The Place CEO Shawna Kemppainen has spent a decade helping teens just like Pryor.
"We'll see a young person who’s dropped off with two suitcases by their parents and we have seen people show up at the door with no socks and no shoes when it’s December," said Kemppainen.
Kemppainen says as soon as a youth shows up at the shelter staff immediately offers a meal and gets them some of the basics to live. From there, they begin to help each youth to get on their feet.
"We're really focused on helping you get back to school, get work and get mental health services, whatever kind of health services that you need," Kemppainen said.
But Kemppainen says this year has been particularly heartbreaking.
"We’ve had two youth in the past six months who ended their lives," said Kemppainen as she holds back tears.
"That's probably the most difficult thing," she said. "What we know is for at least a bit of time they had the right support around them."
Pryor says the support she's received has allowed her to explore her career goals as an artist.
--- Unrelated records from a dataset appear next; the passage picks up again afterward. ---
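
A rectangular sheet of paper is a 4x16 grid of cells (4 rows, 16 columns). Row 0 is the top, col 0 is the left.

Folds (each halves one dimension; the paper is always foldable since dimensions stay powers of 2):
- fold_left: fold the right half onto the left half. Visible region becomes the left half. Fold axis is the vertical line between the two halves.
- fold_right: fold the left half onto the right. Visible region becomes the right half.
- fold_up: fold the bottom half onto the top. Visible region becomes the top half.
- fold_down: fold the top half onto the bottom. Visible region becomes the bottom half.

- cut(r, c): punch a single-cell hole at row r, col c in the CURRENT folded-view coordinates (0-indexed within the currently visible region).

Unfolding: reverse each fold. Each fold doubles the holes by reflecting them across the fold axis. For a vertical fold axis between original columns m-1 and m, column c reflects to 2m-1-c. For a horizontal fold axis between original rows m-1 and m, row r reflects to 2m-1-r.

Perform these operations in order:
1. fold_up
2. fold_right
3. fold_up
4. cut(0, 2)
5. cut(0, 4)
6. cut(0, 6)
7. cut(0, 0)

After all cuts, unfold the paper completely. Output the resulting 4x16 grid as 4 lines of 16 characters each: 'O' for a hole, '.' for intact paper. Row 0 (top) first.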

She says The Place also helped her get her GED and find a job.
Nancy Wallace of Braveheart Properties used to sit at the front desk of the shelter as a volunteer. She currently rents one of her properties in Colorado Springs to the non-profit for a discount. Wallace says she's watched the Transitional Living Program with The Place make a huge difference in the lives of so many teens.
"They just need someone to say,' Yeah you can do it and let us help you figure out how you can do this yourself.' "
Pryor is figuring it out and hopes other teens know the place is ready to help them, too.
"I just want other peers my age to know they’re not alone if they’re struggling with their home or just with living or anything in general," Pryor said. "There are people out there who know what you’re going through. It’s not impossible to get on your feet and it’s not impossible to do better or go through better."
The Transitional Living Program is funded with a $250,000 per year grant from the Department of Health and Human Services. It helps young people between 16-21 years old move along the path to independence. It was just renewed for the next three years.